Departamento de oncologia poderá surgir no SESARAM

Susy Lobato

O secretário regional da Saúde afirmou, esta manhã, que o serviço de hemato-oncologia está «numa fase de renovação» e que, em breve, deverá surgir um «departamento de oncologia no Serviço de Saúde da Região Autónoma da Madeira (SESARAM)».

«Neste momento temos já sete colegas, quatro para o tratamento das doenças oncológicas sólidas, três para o tratamento das doenças oncológicas líquidas - os linfomas e as leucemias - e, provavelmente, vai acontecer uma nova organização no que diz respeito ao seu funcionamento com a criação de um departamento de oncologia no SESARAM», mencionou Pedro Ramos, à margem de uma sessão comemorativa do Dia Mundial da Luta Contra o Cancro, que decorreu no Hospital Dr.
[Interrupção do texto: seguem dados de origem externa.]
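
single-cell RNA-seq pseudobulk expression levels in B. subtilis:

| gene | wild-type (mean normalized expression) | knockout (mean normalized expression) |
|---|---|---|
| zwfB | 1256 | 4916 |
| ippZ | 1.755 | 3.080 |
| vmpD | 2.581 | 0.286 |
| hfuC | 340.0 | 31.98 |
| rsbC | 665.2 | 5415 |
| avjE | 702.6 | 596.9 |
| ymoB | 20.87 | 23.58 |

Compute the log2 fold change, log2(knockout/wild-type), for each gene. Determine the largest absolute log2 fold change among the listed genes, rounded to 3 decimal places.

log2(4916/1256) = 1.969  (zwfB)
log2(3.080/1.755) = 0.811  (ippZ)
log2(0.286/2.581) = -3.174  (vmpD)
log2(31.98/340.0) = -3.410  (hfuC)
log2(5415/665.2) = 3.025  (rsbC)
log2(596.9/702.6) = -0.235  (avjE)
log2(23.58/20.87) = 0.176  (ymoB)
The largest magnitude belongs to hfuC.

3.410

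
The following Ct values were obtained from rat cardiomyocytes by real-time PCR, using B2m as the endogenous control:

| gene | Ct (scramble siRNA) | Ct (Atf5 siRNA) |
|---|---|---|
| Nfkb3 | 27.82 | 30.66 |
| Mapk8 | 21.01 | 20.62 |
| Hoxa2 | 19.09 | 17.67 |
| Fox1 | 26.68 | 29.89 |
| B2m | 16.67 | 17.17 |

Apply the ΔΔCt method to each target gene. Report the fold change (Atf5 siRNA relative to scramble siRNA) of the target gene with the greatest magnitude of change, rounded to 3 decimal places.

0.153

Nfkb3: ΔΔCt = (30.66−17.17) − (27.82−16.67) = 13.49 − 11.15 = 2.34; fold change = 2^-2.34 = 0.198
Mapk8: ΔΔCt = (20.62−17.17) − (21.01−16.67) = 3.45 − 4.34 = -0.89; fold change = 2^0.89 = 1.853
Hoxa2: ΔΔCt = (17.67−17.17) − (19.09−16.67) = 0.50 − 2.42 = -1.92; fold change = 2^1.92 = 3.784
Fox1: ΔΔCt = (29.89−17.17) − (26.68−16.67) = 12.72 − 10.01 = 2.71; fold change = 2^-2.71 = 0.153
Fox1 has the largest |ΔΔCt| = 2.71.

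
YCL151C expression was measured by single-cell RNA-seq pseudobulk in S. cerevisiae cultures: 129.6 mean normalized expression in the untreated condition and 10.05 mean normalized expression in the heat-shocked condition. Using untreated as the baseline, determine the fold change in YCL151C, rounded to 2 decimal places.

Fold change = 10.05 / 129.6 = 0.078
YCL151C is downregulated.

0.08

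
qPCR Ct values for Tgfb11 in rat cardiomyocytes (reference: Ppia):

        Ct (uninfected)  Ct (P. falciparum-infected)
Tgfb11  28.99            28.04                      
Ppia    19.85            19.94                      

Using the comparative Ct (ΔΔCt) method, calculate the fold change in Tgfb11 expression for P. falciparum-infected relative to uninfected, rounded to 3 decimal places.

2.056

ΔCt(uninfected) = 28.990 − 19.850 = 9.140
ΔCt(P. falciparum-infected) = 28.040 − 19.940 = 8.100
ΔΔCt = 8.100 − 9.140 = -1.040
Fold change = 2^(−(-1.040)) = 2^1.040 = 2.0562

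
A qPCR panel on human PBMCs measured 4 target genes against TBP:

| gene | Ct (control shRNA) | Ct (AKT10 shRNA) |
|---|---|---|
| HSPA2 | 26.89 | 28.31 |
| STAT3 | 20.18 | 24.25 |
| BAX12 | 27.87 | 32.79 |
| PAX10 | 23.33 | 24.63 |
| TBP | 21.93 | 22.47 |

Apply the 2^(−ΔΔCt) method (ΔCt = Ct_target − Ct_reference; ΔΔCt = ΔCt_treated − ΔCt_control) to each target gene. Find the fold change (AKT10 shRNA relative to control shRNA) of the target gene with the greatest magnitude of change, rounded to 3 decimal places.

0.048

HSPA2: ΔΔCt = (28.31−22.47) − (26.89−21.93) = 5.84 − 4.96 = 0.88; fold change = 2^-0.88 = 0.543
STAT3: ΔΔCt = (24.25−22.47) − (20.18−21.93) = 1.78 − (-1.75) = 3.53; fold change = 2^-3.53 = 0.087
BAX12: ΔΔCt = (32.79−22.47) − (27.87−21.93) = 10.32 − 5.94 = 4.38; fold change = 2^-4.38 = 0.048
PAX10: ΔΔCt = (24.63−22.47) − (23.33−21.93) = 2.16 − 1.40 = 0.76; fold change = 2^-0.76 = 0.590
BAX12 has the largest |ΔΔCt| = 4.38.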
Nélio Mendonça.

Na oportunidade, o governante enalteceu o papel do voluntariado e do Núcleo Regional da Liga Portuguesa Contra o Cancro, destacando o acompanhamento que é feito aos doentes e às respetivas famílias.

Já o presidente do Núcleo Regional, que também interveio na sessão comemorativa, aproveitou o momento para anunciar uma nova equipa que está a ser constituída para os «vencedores» da doença oncológica que, «muitas vezes, têm dificuldade em voltar ao seu local de trabalho e ao ativo». Ricardo Sousa mencionou que a Liga tem tido o cuidado de alimentar a prevenção, mas também de promover a humanização e a socialização do doente, tentando fazer com que essas pessoas «possam andar no seu dia-a-dia de cabeça erguida e que, apesar da sua doença, a sociedade tenha a capacidade de absorvê-los».

O número de casos de cancro tende a aumentar, mas os casos de sucesso também são cada vez mais animadores.

Isso mesmo fez questão de sublinhar o diretor do serviço de hemato-oncologia do SESARAM, Fernando Aveiro, que referiu-se à doença como «uma luta para vencer» e que «está a ser ganha».

«Nos anos setenta tínhamos uma sobrevivência ao cancro de 25% e atualmente estamos acima dos 50%», mencionou o especialista, acrescentando, ainda assim, que na Madeira surgem cerca de mil novos casos por ano.

«Duplicamos os sobreviventes de cancro (...) mas é preciso continuar e manter esta luta, porque ainda queremos muito mais porque os doentes merecem mais», reforçou Fernando Aveiro, destacando o papel relevante dos médicos de família no que respeita aos diagnósticos precoces e ainda à importância das consultas multidisciplinares.

«Só com multidisciplinaridade é que nós podemos recorrer a um tratamento atempado e a um melhor tratamento, porque isto não depende de uma cabeça só, depende de várias especialidades», concluiu o responsável.